With SATs Only Available on Saturdays, Students Are Hurting

Alma Barak, Contributing Writer

Out of 130 CRLS students surveyed by the Register Forum, 71.5% take issue with the fact that SAT testing is only available on Saturdays.

Yet the current weekend SAT coordinator, Joshua Landwehr, didn’t initially consider holding CRLS testing on any other day. It’s a long-standing tradition, and students are able to apply for testing on Sundays instead. That being said, getting a religious exemption is difficult––College Board requires students to submit a letter signed by a religious leader, printed on stationery from their house of worship, which thoroughly explains the religious reasons for the request. CRLS students report that this process feels frustrating and unwelcoming.

For Jewish students and non-Jews alike, the testing is exclusive for a variety of reasons.

Tal SebellShavit, advisor of the CRLS Jewish Heritage Club, believes there has to be a change. He’s already reached out to Landwehr, in an initial attempt to raise awareness, and plans to continue following up until the policy is altered. “This isn’t something where if we don’t get it to happen next year, we say ‘oops, we tried,’” SebellShavit told the Register Forum. “This is ‘what do we have to continue to do in order to make it happen?’” 

Landwehr, in response to the issues raised, explained that while he sees problems with the Saturdays-only policy, he’s also worried about logistics—regular alternate testing days would require “paying the custodians, safety, and security staff.”

These costs are real, but the cost for Jews, who are disproportionately affected, is real as well. For those who practice, Saturday, or Sabbath, isn’t just a matter of going to temple or not. It is a strict prohibition against doing any labor. Since writing and erasing are included, observant Jews cannot take the SAT on Saturdays—not least because test-taking, in and of itself, is a form of work.

Religious reasons like these made Saturday testing impossible for Judith Epstein ’23, the co-president of the Jewish Heritage Club. The restrictive schedule “is just another aspect of the SAT that creates imbalance and inequity,” she said to the Register Forum. Epstein found the process of getting a religious exemption extremely complex. She had to call College Board months in advance, and couldn’t find her alternate testing site or date on their website. “It was a hassle,” Epstein said. “It wasn’t easy to acknowledge that letter.”

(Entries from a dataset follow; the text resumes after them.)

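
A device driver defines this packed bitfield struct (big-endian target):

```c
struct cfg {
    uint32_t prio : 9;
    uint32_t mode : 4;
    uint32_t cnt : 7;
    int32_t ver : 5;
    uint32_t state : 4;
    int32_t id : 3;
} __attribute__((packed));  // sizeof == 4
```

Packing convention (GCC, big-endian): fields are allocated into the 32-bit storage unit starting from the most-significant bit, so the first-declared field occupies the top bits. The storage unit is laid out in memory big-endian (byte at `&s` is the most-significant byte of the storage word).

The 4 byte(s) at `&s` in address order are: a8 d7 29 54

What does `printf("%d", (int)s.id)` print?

[0]=0xa8 [1]=0xd7 [2]=0x29 [3]=0x54 (big-endian) → word 0xa8d72954
prio:9 @ bit 23 → (0xa8d72954>>23)&0x1ff = 0x151
mode:4 @ bit 19 → (0xa8d72954>>19)&0xf = 0xa
cnt:7 @ bit 12 → (0xa8d72954>>12)&0x7f = 0x72
ver:5 @ bit 7 → (0xa8d72954>>7)&0x1f = 0x12
state:4 @ bit 3 → (0xa8d72954>>3)&0xf = 0xa
id:3 @ bit 0 → (0xa8d72954>>0)&0x7 = 0x4  ←
id signed 3b, MSB=1: 4 - 8 = -4

-4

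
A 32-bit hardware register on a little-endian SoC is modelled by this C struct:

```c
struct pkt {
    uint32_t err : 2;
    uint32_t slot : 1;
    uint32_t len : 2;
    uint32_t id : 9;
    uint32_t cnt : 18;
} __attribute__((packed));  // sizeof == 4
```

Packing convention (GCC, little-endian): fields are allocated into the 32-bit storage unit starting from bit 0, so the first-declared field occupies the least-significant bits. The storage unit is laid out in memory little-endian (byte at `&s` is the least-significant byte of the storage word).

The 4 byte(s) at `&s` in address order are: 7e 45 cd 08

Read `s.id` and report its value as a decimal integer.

43

[0]=0x7e [1]=0x45 [2]=0xcd [3]=0x08 (little-endian) → word 0x08cd457e
err [0+:2] = (word>>0) & 0x3 = 2
slot [2+:1] = (word>>2) & 0x1 = 1
len [3+:2] = (word>>3) & 0x3 = 3
id [5+:9] = (word>>5) & 0x1ff = 43  ←
cnt [14+:18] = (word>>14) & 0x3ffff = 9013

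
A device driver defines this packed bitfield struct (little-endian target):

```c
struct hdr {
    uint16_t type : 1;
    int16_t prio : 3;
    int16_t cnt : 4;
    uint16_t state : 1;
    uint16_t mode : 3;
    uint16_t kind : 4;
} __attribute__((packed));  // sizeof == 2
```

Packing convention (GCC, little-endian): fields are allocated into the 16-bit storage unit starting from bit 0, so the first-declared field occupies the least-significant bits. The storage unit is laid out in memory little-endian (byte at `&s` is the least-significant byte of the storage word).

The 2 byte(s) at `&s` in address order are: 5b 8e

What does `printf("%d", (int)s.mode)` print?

[0]=0x5b [1]=0x8e (little-endian) → word 0x8e5b
type [0+:1] = (word>>0) & 0x1 = 1
prio [1+:3] = (word>>1) & 0x7 = 5
cnt [4+:4] = (word>>4) & 0xf = 5
state [8+:1] = (word>>8) & 0x1 = 0
mode [9+:3] = (word>>9) & 0x7 = 7  ←
kind [12+:4] = (word>>12) & 0xf = 8

7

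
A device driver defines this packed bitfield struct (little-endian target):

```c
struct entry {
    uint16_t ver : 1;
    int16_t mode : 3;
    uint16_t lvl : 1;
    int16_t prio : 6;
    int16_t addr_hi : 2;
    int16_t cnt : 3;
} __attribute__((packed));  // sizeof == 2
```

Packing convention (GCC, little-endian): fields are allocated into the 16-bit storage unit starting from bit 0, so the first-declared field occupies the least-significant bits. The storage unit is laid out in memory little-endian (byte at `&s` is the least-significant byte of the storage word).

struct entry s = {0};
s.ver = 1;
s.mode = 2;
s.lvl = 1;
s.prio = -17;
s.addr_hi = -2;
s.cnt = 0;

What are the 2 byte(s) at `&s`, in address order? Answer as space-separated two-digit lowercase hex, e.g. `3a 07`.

ver:1 = 1 → 0x1 << 0 → word 0x0001
mode:3 = 2 → 0x2 << 1 → word 0x0005
lvl:1 = 1 → 0x1 << 4 → word 0x0015
prio:6 = -17 → 0x2f << 5 → word 0x05f5
addr_hi:2 = -2 → 0x2 << 11 → word 0x15f5
cnt:3 = 0 → 0x0 << 13 → word 0x15f5
word = 0x15f5 → little-endian bytes:
  [0]=0xf5  [1]=0x15

f5 15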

Restricting testing to any single day of the week can be difficult for other non-religious reasons as well. Intisar Chowdhury ’23, for example, would be sad to miss their Saturday music lessons. “It’s one of the only parts of the week that I actually look forward to,” Chowdhury said. “It means a lot to me.” Programs like music, sports, and jobs can be critical for paychecks and scholarships, as well as mental health. 

For Jewish students and non-Jews alike, the testing is non-inclusive for a variety of reasons. Any policy that requires students to prove their religious identities has undertones of discrimination, and can leave many feeling unseen. “There are a lot of reasons why Saturdays may not be good for people,” SebellShavit said. “It just seems limiting for no reason.”

This article also appears in our December 2022 print edition.